El Estoque

BOOK : “A Canticle for Leibowitz” explores fragility of the modern world

Bryan Wang

“A Canticle for Leibowitz,” by Walter M. Miller (published 1959), was heavily influenced by the Cold War and Miller’s own World War 2 experiences. Living in a society reeling from conflict and in constant fear of nuclear annihilation, Miller channels its chaos into “Canticle,” where a full scale nuclear war has destroyed the world. He follows the eventual rebirth of humanity through the Order of Leibowitz, a brotherhood of monks who have managed to save and preserve valuable scientific texts. Although Canticle was written fifty years ago, its commentary on humanity is timeless— and perhaps all the more relevant as tensions around the world are once again increasing as Iran furthers its nuclear program.

Burning books morph into buzzards, conveying the impermanence of civilization and enlightenment. How depressing. Cover art taken from Lippincott.

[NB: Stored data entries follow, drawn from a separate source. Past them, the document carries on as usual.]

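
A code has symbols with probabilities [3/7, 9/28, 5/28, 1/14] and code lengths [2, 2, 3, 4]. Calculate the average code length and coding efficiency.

Average length L = Σ p_i × l_i = 2.3214 bits
Entropy H = 1.7660 bits
Efficiency η = H/L × 100% = 76.07%


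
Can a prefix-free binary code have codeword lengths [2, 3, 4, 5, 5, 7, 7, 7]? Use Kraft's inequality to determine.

Kraft inequality: Σ 2^(-l_i) ≤ 1 for prefix-free code
Calculating: 2^(-2) + 2^(-3) + 2^(-4) + 2^(-5) + 2^(-5) + 2^(-7) + 2^(-7) + 2^(-7)
= 0.25 + 0.125 + 0.0625 + 0.03125 + 0.03125 + 0.0078125 + 0.0078125 + 0.0078125
= 0.5234
Since 0.5234 ≤ 1, prefix-free code exists


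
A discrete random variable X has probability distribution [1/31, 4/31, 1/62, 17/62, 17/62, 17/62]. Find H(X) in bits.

H(X) = -Σ p(x) log₂ p(x)
  -1/31 × log₂(1/31) = 0.1598
  -4/31 × log₂(4/31) = 0.3812
  -1/62 × log₂(1/62) = 0.0960
  -17/62 × log₂(17/62) = 0.5118
  -17/62 × log₂(17/62) = 0.5118
  -17/62 × log₂(17/62) = 0.5118
H(X) = 2.1726 bits


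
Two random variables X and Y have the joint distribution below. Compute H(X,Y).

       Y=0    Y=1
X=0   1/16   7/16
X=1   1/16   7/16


H(X,Y) = -Σ p(x,y) log₂ p(x,y)
  p(0,0)=1/16: -0.0625 × log₂(0.0625) = 0.2500
  p(0,1)=7/16: -0.4375 × log₂(0.4375) = 0.5218
  p(1,0)=1/16: -0.0625 × log₂(0.0625) = 0.2500
  p(1,1)=7/16: -0.4375 × log₂(0.4375) = 0.5218
H(X,Y) = 1.5436 bits


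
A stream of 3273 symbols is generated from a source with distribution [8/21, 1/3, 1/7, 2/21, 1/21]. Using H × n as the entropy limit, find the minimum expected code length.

Entropy H = 1.9920 bits/symbol
Minimum bits = H × n = 1.9920 × 3273
= 6519.86 bits


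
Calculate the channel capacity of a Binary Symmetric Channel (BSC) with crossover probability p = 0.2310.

For BSC with error probability p:
C = 1 - H(p) where H(p) is binary entropy
H(0.2310) = -0.2310 × log₂(0.2310) - 0.7690 × log₂(0.7690)
H(p) = 0.7798
C = 1 - 0.7798 = 0.2202 bits/use


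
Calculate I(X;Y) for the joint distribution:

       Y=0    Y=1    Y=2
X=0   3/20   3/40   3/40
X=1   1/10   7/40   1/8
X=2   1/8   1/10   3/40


H(X) = 1.5710, H(Y) = 1.5729, H(X,Y) = 3.1058
I(X;Y) = H(X) + H(Y) - H(X,Y) = 0.0381 bits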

The book is split into three novellas, each detailing a different time period. Millers walks the reader through humanity’s painstaking recovery to glory. We grow close to characters, observing their thoughts and actions; at the same time, we see the ephemerality and smallness of their lives. Take Brother Sarl, who after forty years “finished the fifth page of his mathematical restoration, collapsed over his desk, and died a few hours later.” Although Brother Sarl spent his life restoring five pages of text, those texts held valuable information vital to humanity’s revival in the future. A minuscule contribution, but a necessary one that took a lifetime. Watching as the omniscient, the reader sees that humanity is something to be appreciated; that our present is built upon the backs of the countless individuals, each of whom changed history in his own little way.

In stark contrast to all of this is the government portrayed in Canticle, which instead of appreciating humanity for its individuals, treats people as collective, faceless masses. People of other nations are collectively the enemy, and therefore it is acceptable to use a nuclear bomb against them.

Miller comically captured the essence of blind nationalist sentiment when he wrote, “Nevertheless, the Asian rulers had sent the first colony ship. Then in the West the cry was heard, ‘Are we to let the “inferior races” inherit the stars?’ There had been a brief flurry of starship launchings as colonies of black people, brown, white, and yellow people were hurled into the sky toward the Centaur, in the name of racism.”

He is satirizing the Space Race of his time, a competition that happened simply because they (the Soviet Union) couldn’t be better than us (the United States). When other nations are generalized as the collective “they”, they cease to be a collection of individuals. They are easily seen as a faceless enemy, that deserves to be beaten or punished. This makes it easier to commit senseless atrocities against them, like obliterating their cities with a nuclear blast.

Labeling the enemy as “them” is as old as history. But in the modern era, such a senseless tactic needs to be recognized and abandoned because our potential for destruction is so large. The United States alone has 5113 nuclear warheads as of 2012. With the flick of a switch, we can obliterate “their” cities and kill hundreds of thousands of “their” people, who in reality are individuals just like us. And with Iran developing its nuclear capabilities, soon our government may have to confront theirs. Let’s just remember that they are people too, or the world depicted in Canticle might become a reality.